2016 Fiscal Year Research-status Report
社交不安における自己注目の指標化と不安反応との関係
Project/Area Number |
15K13153
|
Research Institution | Yasuda Women's University |
Principal Investigator |
藤原 裕弥 安田女子大学, 心理学部, 准教授 (20368822)
|
Project Period (FY) |
2015-04-01 – 2018-03-31
|
Keywords | 自己注目 / 他者注目 / NIRS / サポートベクターマシン / 社交不安 |
Outline of Annual Research Achievements |
平成27年度には、近赤外線光(NIRS)データに対してサポートベクターマシンを適用することで、自己注目状態と他者注目状態を機械学習させ、両者の識別が可能となるか検討し、自己注目状態と他者注目状態を識別できる可能性を示した。平成28年度には、平成27年度に検討した上記の識別法が、社交不安特性の違いや社交不安が喚起された状態でも適用可能か検討することを目的とした。 高社交不安者10名、低社交不安者7名を対象に、自己/他者参照課題各4試行、合計8試行のブロックを2回実施した。このうち1回は、模擬面接することを伝えることで社交不安気分を喚起した状況(高不安状況)で実施し、もう一方は模擬面接のことを伝えない状況(低不安状況)で実施した。実験中は、NIRS、ECG、SCRを連続測定した。各課題実施後、不安気分をSTAIによって測定した。実際に模擬面接は実施しなかった。 STAI得点に対する分散分析の結果、高不安状況の得点が低不安状況より高かったが、社交不安×不安状況の交互作用は認められなかった。この結果は、模擬面接教示によって不安が喚起されたことを表している。 ECGデータから算出した平均RR間隔に対する分散分析の結果、自己に注意を向けた場合、他者に向けた場合に比べてRR間隔が狭く、心拍数が高いことがわかった。 NIRSデータに対して、サポートベクターマシン(SVM)による自己/他者注目の識別を試みた。各個人の自己注目、他者注目時のNIRSデータに対して、自己注目時を+1、他者注目時を-1、その他の状態を0として、SVMによるパターン識別を行った。
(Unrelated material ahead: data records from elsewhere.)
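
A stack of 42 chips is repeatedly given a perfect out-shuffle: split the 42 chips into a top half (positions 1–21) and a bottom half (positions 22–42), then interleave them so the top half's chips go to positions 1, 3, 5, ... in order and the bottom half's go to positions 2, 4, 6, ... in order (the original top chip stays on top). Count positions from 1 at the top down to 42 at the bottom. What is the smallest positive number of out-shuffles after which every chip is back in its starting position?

20

The out-shuffle permutes the 42 positions with cycle lengths [1, 1, 20, 20].
Every chip is home exactly when every cycle has completed a whole number of laps, i.e. after lcm(1, 20) = 20 out-shuffles.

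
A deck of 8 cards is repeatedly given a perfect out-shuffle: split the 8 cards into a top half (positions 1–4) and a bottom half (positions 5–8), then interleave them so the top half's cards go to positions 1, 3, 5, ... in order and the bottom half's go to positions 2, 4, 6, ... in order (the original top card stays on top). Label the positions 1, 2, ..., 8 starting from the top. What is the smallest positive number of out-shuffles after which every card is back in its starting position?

3

The out-shuffle permutes the 8 positions with cycle lengths [1, 1, 3, 3].
Every card is home exactly when every cycle has completed a whole number of laps, i.e. after lcm(1, 3) = 3 out-shuffles.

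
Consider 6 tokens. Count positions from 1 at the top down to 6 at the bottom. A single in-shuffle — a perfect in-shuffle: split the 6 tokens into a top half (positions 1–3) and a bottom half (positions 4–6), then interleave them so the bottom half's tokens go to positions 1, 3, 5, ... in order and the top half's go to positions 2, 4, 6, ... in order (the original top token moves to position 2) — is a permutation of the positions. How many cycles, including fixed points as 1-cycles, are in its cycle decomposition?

2

Trace each unvisited position around until it returns:
(1 2 4) (3 6 5)
2 cycles in total.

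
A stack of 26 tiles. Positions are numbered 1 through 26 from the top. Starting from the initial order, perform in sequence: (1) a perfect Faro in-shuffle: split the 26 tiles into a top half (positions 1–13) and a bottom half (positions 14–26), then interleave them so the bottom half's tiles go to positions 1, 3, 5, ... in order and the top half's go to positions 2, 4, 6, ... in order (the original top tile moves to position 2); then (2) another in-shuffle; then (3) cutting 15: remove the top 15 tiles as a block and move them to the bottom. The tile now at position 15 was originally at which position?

Undo the operations in reverse order, starting from position 15:
  undo op 3 (cut 15): 15 ← 4
  undo op 2 (in-shuffle, from top half): 4 ← 2
  undo op 1 (in-shuffle, from top half): 2 ← 1
So the tile at position 15 came from original position 1.

1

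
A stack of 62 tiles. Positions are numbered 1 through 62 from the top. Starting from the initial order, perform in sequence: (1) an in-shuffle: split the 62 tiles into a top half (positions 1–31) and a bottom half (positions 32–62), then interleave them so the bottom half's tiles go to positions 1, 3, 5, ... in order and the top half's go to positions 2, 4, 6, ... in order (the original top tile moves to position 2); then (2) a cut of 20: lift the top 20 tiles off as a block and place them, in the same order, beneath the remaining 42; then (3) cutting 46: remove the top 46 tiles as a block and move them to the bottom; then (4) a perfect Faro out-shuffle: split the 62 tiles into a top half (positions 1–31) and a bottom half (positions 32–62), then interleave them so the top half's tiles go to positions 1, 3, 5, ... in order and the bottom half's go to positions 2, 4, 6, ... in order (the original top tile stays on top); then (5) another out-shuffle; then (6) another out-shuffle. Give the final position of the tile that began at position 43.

23

Track the tile from position 43 forward through each operation:
  after op 1 (in-shuffle): 43 → 23
  after op 2 (cut 20): 23 → 3
  after op 3 (cut 46): 3 → 19
  after op 4 (out-shuffle): 19 → 37
  after op 5 (out-shuffle): 37 → 12
  after op 6 (out-shuffle): 12 → 23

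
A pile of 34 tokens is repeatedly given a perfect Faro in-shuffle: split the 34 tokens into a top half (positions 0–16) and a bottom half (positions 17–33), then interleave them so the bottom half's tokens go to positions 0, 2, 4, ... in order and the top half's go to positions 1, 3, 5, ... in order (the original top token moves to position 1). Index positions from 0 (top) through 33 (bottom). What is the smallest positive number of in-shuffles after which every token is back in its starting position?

The in-shuffle permutes the 34 positions with cycle lengths [3, 3, 4, 12, 12].
Every token is home exactly when every cycle has completed a whole number of laps, i.e. after lcm(3, 4, 12) = 12 in-shuffles.

12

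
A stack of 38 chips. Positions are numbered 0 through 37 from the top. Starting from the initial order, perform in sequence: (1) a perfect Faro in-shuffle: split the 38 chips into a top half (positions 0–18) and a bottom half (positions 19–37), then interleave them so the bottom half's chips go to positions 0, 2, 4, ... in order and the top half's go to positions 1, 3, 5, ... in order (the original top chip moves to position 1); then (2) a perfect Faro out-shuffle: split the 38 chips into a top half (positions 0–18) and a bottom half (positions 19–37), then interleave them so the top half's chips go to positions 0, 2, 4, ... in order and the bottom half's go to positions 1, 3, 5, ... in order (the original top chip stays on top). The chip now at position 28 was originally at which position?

26

Undo the operations in reverse order, starting from position 28:
  undo op 2 (out-shuffle, from top half): 28 ← 14
  undo op 1 (in-shuffle, from bottom half): 14 ← 26
So the chip at position 28 came from original position 26.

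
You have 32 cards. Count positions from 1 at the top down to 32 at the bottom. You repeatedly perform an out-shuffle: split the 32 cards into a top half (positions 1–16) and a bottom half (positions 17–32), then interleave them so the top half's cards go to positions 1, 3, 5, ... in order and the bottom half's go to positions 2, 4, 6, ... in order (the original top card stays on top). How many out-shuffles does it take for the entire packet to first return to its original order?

5

The out-shuffle permutes the 32 positions with cycle lengths [1, 1, 5, 5, 5, 5, 5, 5].
Every card is home exactly when every cycle has completed a whole number of laps, i.e. after lcm(1, 5) = 5 out-shuffles.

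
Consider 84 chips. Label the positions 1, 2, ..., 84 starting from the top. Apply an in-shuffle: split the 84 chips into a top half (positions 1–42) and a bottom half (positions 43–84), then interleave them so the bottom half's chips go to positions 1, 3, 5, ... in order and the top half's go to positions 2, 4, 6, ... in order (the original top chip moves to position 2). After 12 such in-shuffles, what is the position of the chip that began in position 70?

Track the chip's position through each in-shuffle:
70 → 55 → 25 → 50 → 15 → 30 → 60 → 35 → 70 → 55 → 25 → 50 → 15

15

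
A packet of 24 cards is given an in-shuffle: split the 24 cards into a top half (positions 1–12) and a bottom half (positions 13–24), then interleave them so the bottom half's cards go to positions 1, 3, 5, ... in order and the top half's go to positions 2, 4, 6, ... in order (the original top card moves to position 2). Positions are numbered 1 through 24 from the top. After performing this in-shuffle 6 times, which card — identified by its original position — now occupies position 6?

4

Work backwards from position 6, undoing one in-shuffle at a time:
6 ← 3 ← 14 ← 7 ← 16 ← 8 ← 4
So the card now at position 6 started at position 4.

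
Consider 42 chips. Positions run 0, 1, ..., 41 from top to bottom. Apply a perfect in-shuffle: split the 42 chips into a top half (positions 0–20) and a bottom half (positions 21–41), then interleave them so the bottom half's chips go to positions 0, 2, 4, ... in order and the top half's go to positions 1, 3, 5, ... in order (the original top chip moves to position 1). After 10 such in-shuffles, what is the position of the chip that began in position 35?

Track the chip's position through each in-shuffle:
35 → 28 → 14 → 29 → 16 → 33 → 24 → 6 → 13 → 27 → 12

12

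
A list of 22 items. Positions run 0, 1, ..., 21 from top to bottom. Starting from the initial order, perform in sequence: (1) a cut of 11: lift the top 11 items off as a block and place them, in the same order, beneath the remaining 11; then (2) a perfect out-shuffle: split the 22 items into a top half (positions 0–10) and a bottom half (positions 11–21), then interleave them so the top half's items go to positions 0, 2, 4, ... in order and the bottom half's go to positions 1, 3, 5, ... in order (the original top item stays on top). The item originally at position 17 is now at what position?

12

Track the item from position 17 forward through each operation:
  after op 1 (cut 11): 17 → 6
  after op 2 (out-shuffle): 6 → 12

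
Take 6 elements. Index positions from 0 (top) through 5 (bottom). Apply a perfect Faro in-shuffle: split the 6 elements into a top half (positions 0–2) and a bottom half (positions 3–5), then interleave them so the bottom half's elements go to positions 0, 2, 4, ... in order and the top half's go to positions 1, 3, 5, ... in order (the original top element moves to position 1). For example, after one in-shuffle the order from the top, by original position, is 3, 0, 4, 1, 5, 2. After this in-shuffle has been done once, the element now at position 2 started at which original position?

4

Work backwards from position 2, undoing one in-shuffle at a time:
2 ← 4
So the element now at position 2 started at position 4.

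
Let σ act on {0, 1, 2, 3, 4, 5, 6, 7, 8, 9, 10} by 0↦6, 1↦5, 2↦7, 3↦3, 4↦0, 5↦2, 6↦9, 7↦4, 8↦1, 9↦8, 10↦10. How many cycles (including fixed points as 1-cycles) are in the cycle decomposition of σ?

Cycle decomposition: (0 6 9 8 1 5 2 7 4) (3) (10).
3 cycles.

3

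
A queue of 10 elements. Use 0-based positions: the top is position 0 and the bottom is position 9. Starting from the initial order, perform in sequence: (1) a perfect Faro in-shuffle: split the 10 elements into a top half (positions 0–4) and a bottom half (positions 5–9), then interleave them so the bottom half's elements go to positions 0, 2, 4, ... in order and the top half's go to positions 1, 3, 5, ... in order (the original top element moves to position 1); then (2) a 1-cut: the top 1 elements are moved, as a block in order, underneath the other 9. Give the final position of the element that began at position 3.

Track the element from position 3 forward through each operation:
  after op 1 (in-shuffle): 3 → 7
  after op 2 (cut 1): 7 → 6

6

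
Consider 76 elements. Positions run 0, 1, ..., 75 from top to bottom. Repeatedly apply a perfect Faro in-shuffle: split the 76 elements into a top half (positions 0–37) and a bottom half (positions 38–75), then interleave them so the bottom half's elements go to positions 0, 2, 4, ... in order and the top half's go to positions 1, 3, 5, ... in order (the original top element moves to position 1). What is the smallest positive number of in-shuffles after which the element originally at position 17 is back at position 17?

30

Follow position 17 under repeated in-shuffles:
17 → 35 → 71 → 66 → 56 → 36 → 73 → 70 → ... → 17 (length 30)
It first returns after 30 in-shuffles.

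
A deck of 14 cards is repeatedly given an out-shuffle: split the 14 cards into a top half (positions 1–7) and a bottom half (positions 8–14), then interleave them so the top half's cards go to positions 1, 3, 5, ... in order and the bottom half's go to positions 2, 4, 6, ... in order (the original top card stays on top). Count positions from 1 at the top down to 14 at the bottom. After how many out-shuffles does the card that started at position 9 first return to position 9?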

平成27年度同様に、個人ごとのデータを用いたSVMの結果、16名(1名はデータに欠損があったため分析から除外)において自己注目状態と他者注目状態の識別に成功した(分類精度:83.9~90.7%)。
|
Current Status of Research Progress |
Current Status of Research Progress
3: Progress in research has been slightly delayed.
Reason
平成27年度に行ったSVMは、自己注目時を+1、他者注目時を-1、その他の状態を0と定義する、3 stateで行った。このとき、自己/他者参照課題中の試行間の心的状態を便宜的に”その他の状態”としたが、”その他の状態”が同じ心的状態であるとは必ずしも言えない。そこで、平成28年度には、自己注目時と他者注目時のみを教師モデルとして使用するSVMを実施した。しかし、この分析では、自己注目状態と他者注目状態を識別することはできなかった。そこで、平成28年度データに対して、平成27年度同様に3 stateのSVMを実施したところ、80%以上の分類精度を確認することができた。このような教師モデルの違いによる結果が異なる原因を明らかにすることに多くの時間を費やすこととなった。ただし、現時点でも得られる結果が異なる理由はわかっていない。現在も原因を特定中であるが、このような理由で平成28年度に実施予定であった研究2を平成29年度に研究期限を延長して実施することとし、学術振興会に申請、承認された。
|
Strategy for Future Research Activity |
平成27年度、28年度の実験によって、社会不安者の自己注目、他者注目という心的状態を、NIRSデータを用いて識別することに成功した。そこで、平成29年度には、模擬面接場面を設け、他者に自己開示する場面での注意対象(自己・他者)の時間的変化を明らかにする。 高社交不安者と低社交不安者を対象とし、最初に自己/他者参照課題を16試行ずつランダムな順序で実施する。その後、参加者には見知らぬ他者と相互作用することを伝え、あらかじめビデオ録画しておいた見知らぬ他者(実験協力者)の自己紹介動画をモニタに呈示する。続いて、モニタには見知らぬ他者が話を聞いている動画を呈示している状態で、実験参加者(被験者)が自己紹介をする。実験を通じて、NIRSデータ、自律神経系データ、視線運動データを計測する。 自己/他者参照課題のNIRSデータに対してSVMによる自己注目と他者注目の識別を行い、作成された教師モデルに従って自己開示(自己紹介)中の注目対象の時間的変化を明らかにする。また、注意対象の時間的変化のグラフと自律神経系データ、視線運動データを重ね合わせることで、他者注目、自己注目のいずれが社交不安の喚起や増大に影響を及ぼしているのか検討する。